With pywbem versions prior to v0.8, it was common for users to import the sub-modules of pywbem (e.g. pywbem.cim_obj). The sub-modules that existed prior to v0.8 are still available for compatibility reasons. Starting with v0.8, the pywbem namespace was cleaned up, and not all public symbols available in the sub-module namespaces are available in the pywbem namespace anymore. The symbols in the sub-module namespaces are still available for compatibility, including those that are no longer available in the pywbem namespace. However, any use of symbols from the sub-module namespaces is deprecated starting with v0.8, and you should assume that a future version of pywbem will remove them. If you miss any symbol you were used to use, please open an issue.

New sub-modules added since pywbem v0.8 have a leading underscore in their name in order to document that they are considered an implementation detail and that they should not be imported by users.

The only exception to the single-namespace rule stated above, is the MOF compiler API, which uses the pywbem.mof_compiler namespace.

This documentation describes only the external APIs of pywbem, and omits any internal symbols and any sub-modules.

1.9. Configuration variables

Pywbem supports a very limited number of configuration variables that influence certain specific behavior.

These configuration variables are read by pywbem only after its modules have been loaded, so they can be modified by the user directly after importing pywbem. For example:

import pywbem
pywbem.ENFORCE_INTEGER_RANGE = False

Note that the pywbem source file defining these variables should not be changed by the user. Instead, the technique shown in the example above should be used to modify the configuration variables.

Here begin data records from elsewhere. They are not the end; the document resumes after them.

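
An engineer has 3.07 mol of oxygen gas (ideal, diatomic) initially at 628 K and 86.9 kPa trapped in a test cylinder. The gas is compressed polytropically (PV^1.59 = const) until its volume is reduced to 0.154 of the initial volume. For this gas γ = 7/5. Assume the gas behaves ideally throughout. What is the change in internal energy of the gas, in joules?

V₁ = nRT₁/P₁ = 3.07×8.314×628/86.9 = 184 L.
Polytropic n=1.59: T₂ = T₁(V₁/V₂)^(n−1) = 628×(6.49)^0.59 = 1890 K; P₂ = P₁(V₁/V₂)^n = 1700 kPa.
For an ideal gas ΔU = nCvΔT with Cv = (5/2)R = 20.8 J/(mol·K).
ΔU = 3.07×20.8×(1890−628) = 80800 J.

80800 J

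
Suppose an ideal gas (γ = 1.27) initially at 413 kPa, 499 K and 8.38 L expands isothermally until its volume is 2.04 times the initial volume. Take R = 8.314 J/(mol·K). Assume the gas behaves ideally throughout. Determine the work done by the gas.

n = P₁V₁/(RT₁) = 413×8.38/(8.314×499) = 0.834 mol.
Isothermal: T stays 499 K; PV = const ⇒ V₂ = 17.1 L, P₂ = 202 kPa.
W = nRT ln(V₂/V₁) = 0.834×8.314×499×ln(2.04) = 2470 J.

2470 J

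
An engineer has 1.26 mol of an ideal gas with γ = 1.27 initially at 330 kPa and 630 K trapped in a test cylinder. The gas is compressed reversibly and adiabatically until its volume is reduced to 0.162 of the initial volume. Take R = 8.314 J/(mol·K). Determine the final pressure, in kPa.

3330 kPa

V₁ = nRT₁/P₁ = 1.26×8.314×630/330 = 20.0 L.
Adiabatic: TV^(γ−1) = const ⇒ T₂ = 630×(6.17)^0.270 = 1030 K; PV^γ = const ⇒ P₂ = 3330 kPa.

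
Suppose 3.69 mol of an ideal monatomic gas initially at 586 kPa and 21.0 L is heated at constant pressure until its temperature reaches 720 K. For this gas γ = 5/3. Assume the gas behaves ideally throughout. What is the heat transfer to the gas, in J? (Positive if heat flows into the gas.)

24500 J

T₁ = P₁V₁/(nR) = 586×21.0/(3.69×8.314) = 401 K.
Isobaric: P stays 586 kPa; V/T = const ⇒ T₂ = 720 K, V₂ = 37.7 L.
W = PΔV = 586×(37.7−21.0) kPa·L = 9780 J.
ΔU = nCvΔT = 3.69×12.5×(720−401) = 14700 J.
Q = ΔU + W = nCpΔT = 24500 J.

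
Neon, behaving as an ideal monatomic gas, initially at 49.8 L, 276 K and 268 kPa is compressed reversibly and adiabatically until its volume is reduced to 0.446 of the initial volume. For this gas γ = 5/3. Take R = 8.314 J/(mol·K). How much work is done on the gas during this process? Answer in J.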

Note: Due to limitations of the documentatin tooling, the following configuration variables are shown in the pywbem.config namespace. However, they should be used from the pywbem namespace.

pywbem.config.ENFORCE_INTEGER_RANGE = True

Enforce the allowable value range for CIM integer types (e.g. Uint8). For details, see the CIMInt base class.

  • True (default): Pywbem enforces the allowable value range; Assigning values out of range causes ValueError to be raised.
  • False: Pywbem does not enforce the allowable value range; Assigning values out of range works in pywbem. Note that a WBEM server may or may not reject such out-of-range values.
pywbem.config.DEFAULT_ITER_MAXOBJECTCOUNT = 1000

Default setting for the MaxObjectCount attribute for all of the WBEMConnection:Iter... operations. If this attribute is not specified on a request such as IterEnumerateInstance this value will be used as the value for MaxObjectCount. Note that this does not necessarily optimize the performance of these operations.